SES falls short
Written by Chris Forrester
Sunday, 25 April 2010 06:43
Luxembourg-based satellite operator SES revealed its Q1 numbers last Friday, and they disappointed the market a little.
Problems were twofold. Revenues were respectable enough at €423.4m, more or less flat on last year (€423.9m) and less than the market expected. But perhaps more troubling is that revenue guidance for the current year has also been trimmed back a tad.
Then, as if to pile on the agony, SES said that power loss on one of its Lockheed Martin A2100 satellites (AMC-16) is getting worse, and power savings made. Other A2100 craft in its fleet are also affected. The problem has cost SES some US$10m. The market has been aware of the problem for more than a year but had hoped the power problems had stabilised. The launch of SES-1 this past weekend will help ameliorate the problem. However, the continuing launch delay for Astra 3B means that anticipated FIFA World Cup income will be impacted (€3m lost in revenues).
CEO Romain Bausch also confirmed what had been well trailed for some months, that SES was looking to dispose of its ND Satcom ground-equipment division.

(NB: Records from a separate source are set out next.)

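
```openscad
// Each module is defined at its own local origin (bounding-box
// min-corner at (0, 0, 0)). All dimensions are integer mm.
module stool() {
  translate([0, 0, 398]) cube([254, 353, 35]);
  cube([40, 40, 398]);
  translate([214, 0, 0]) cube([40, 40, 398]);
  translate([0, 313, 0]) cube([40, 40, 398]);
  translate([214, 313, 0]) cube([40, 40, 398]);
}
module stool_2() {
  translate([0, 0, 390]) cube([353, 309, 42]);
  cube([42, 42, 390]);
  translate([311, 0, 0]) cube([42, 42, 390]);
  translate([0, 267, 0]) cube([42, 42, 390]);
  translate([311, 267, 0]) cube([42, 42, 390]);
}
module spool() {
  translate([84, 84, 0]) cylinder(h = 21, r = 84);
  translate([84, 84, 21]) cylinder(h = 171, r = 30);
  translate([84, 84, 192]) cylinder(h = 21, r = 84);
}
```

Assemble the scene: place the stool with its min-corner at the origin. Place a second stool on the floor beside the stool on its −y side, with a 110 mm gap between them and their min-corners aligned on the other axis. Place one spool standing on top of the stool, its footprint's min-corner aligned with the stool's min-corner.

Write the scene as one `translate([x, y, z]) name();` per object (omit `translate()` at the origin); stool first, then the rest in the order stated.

stool();
translate([0, -419, 0]) stool_2();
translate([0, 0, 433]) spool();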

Bausch added: "These results for the first quarter of the year are in line with our expectations and represent a solid base for the progress we expect to deliver during the rest of the year. Recent commercial agreements announced after the end of the quarter underline the growth potential in the markets we serve. The addition of new capacity from forthcoming launches, including ASTRA 3B, and the integration of the Protostar-2 satellite into the SES fleet will contribute to our growth. However, due to the delay to the launch of the ASTRA 3B satellite, and the reduction of revenue from AMC-16, we consider it prudent to slightly adjust the guidance that was published in February.”